Une implémentation concrète du Big Data, permet de conserver les données, y compris toutes les modifications dans le temps (ver­sions), tout en permettant l’évolution du format. Des données sont donc ajoutées en permanence avec une grande souplesse. L’adjonction d’un moteur de recherche permet de prospecter effi­cacement ces données en temps réel, tout comme Google permet de chercher dans tout le web mondial et sait instantanément pré­senter les 10 résultats importants du moment.

Cette utilisation automatisable par programmation, ouvre de nouveaux horizons : détection de fraude ou optimisation de stra­tégies de trading. Dans ce dernier cas, l’analyse est à la fois dyna­mique, pour la prise de décision, et statique pour le back-testing.

Mis à disposition d’un opérateur middle office, le Big Data est un moyen d’une puissance incomparable pour la détection d’anomalies car il est alors possible d’accéder à l’ensemble des données de la banque sans aucune limite d’historique. Les capaci­tés utilisées étant alors la recherche « libre », mais aussi l’ensemble des fonctions d’audit.

Pour conclure

Le concept du Big Data ne recouvre pas seulement la probléma­tique de la taille, mais aussi celle du coût et du temps de traite­ment des données.

Son utilisation permet de répondre à tous les besoins de l’indus­trie bancaire, avec des temps de traitement réduits (quelques mi­nutes au lieu de quelques heures), à moindre coût (des serveurs banalisés) sur un socle adaptable (des serveurs peuvent être ajou­tés). Ce sont ces trois derniers points, temps, coûts et élasticité, qui différencient le Big Data des technologies classiques.

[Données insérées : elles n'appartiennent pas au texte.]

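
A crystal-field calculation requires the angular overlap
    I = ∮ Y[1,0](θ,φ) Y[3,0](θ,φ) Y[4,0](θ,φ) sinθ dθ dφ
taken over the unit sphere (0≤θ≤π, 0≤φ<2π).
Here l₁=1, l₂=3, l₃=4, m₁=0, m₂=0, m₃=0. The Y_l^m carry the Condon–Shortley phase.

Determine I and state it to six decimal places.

0.246233

Rules hold: Σm=0, L=8 even, 2≤4≤4.
N = 3·7·9 = 189
Δ = 0!·2!·6!/9! = 1/252
Racah Σ t=0..0: t=0:+1/36 = 1/36
⇒ 3j(1 3 4; 0 0 0)² = 4/63, sgn +1
(m-triple is (0,0,0) — same symbol as above.)
4πI² = N·(3j₀)²·(3jₘ)² = 16/21
I = +1·√(0.761905/4π) = 0.24623252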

Ainsi, grâce au Big Data, les calculs d’indicateurs de risque et des autres ratios réglementaires seront traités de manière plus effi­cace ; de plus, l’analyse en temps réel offre de nouvelles oppor­tunités en termes d’arbitrages et d’aide à la décision. À ce titre la réglementation EMIR offrira de nouvelles perspectives au Big Data qui ne manquera pas de produire de précieux enseigne­ments sur le marché OTC, dont la transparence est prévue dès le 12 février 2014.

D’innombrables autres exemples démontrent les perspectives tangibles des applications de cette technologie en banque et dans les autres industries. Une nouvelle ère vient de s’ouvrir où les défis du Big Data seront constamment renouvelés, grâce à l’augmen­tation exponentielle des données et des capacités de leur stockage et de leur traitement. En 2014, le Big Data est sans doute l’ave­nir dont les data scientists aspirent modestement aujourd’hui… à écrire la préhistoire.

 

  1. Originellement puis revue en 2012 : capacité de stockage (Volume) et de traitement (Vélocité) illimités pour tout type de documents (Variété).